Breed standards cover the externally observable qualities of the animal such as appearance, movement, and temperament. The exact format of the breed standard varies, as breed standards are not scientific documents and change as the needs of the members of the organization which authors them change. In general, a breed standard may include history of the breed, a narrative description of the breed, and details of the ideal externally observable structure and behavior for the breed. Certain deviations from the standard are considered faults. A large degree of deviation from the breed standard, an excess of faults, or certain defined major faults, may indicate that the animal should not be bred, although its fitness for other uses may not be impeded by the faults. An animal that closely matches (conforms to) the breed standard for its species and breed is said to have good conformation.
In the American Poultry Association breed standards for poultry, for example, ducks and geese are divided by weight, and chicken breeds are divided by size. Chickens are also divided into egg laying, meat, and ornamental varieties.  In cattle, breed standards allow for comparisons and the selection of the best breeds to raise. 

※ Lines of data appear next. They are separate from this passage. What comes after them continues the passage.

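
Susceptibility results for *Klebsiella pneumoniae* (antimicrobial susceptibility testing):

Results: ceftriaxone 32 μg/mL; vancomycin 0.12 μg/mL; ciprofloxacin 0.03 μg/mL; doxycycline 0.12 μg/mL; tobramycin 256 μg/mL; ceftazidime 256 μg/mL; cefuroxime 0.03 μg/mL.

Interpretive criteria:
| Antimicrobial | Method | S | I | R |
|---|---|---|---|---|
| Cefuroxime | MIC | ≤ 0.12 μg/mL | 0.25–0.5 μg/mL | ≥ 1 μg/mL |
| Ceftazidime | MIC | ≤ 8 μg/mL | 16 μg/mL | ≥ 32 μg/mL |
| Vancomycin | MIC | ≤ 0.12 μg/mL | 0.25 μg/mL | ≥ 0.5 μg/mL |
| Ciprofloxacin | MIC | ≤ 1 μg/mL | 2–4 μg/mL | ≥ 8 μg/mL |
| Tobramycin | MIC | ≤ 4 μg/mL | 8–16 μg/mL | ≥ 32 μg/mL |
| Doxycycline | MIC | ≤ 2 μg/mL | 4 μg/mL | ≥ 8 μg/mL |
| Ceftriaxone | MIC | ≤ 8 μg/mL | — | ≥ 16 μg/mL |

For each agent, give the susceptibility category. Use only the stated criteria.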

Some species have international governing bodies that attempt to regulate the terminology and format of breed standards internationally, but, even where such international agreement exists, not all associations for that species necessarily belong to the international governing body. The Federation Cynologique Internationale regulates breed standards for dogs internationally, but the largest dog registry, the American Kennel Club, does not belong to the international body and uses its own breed standard format.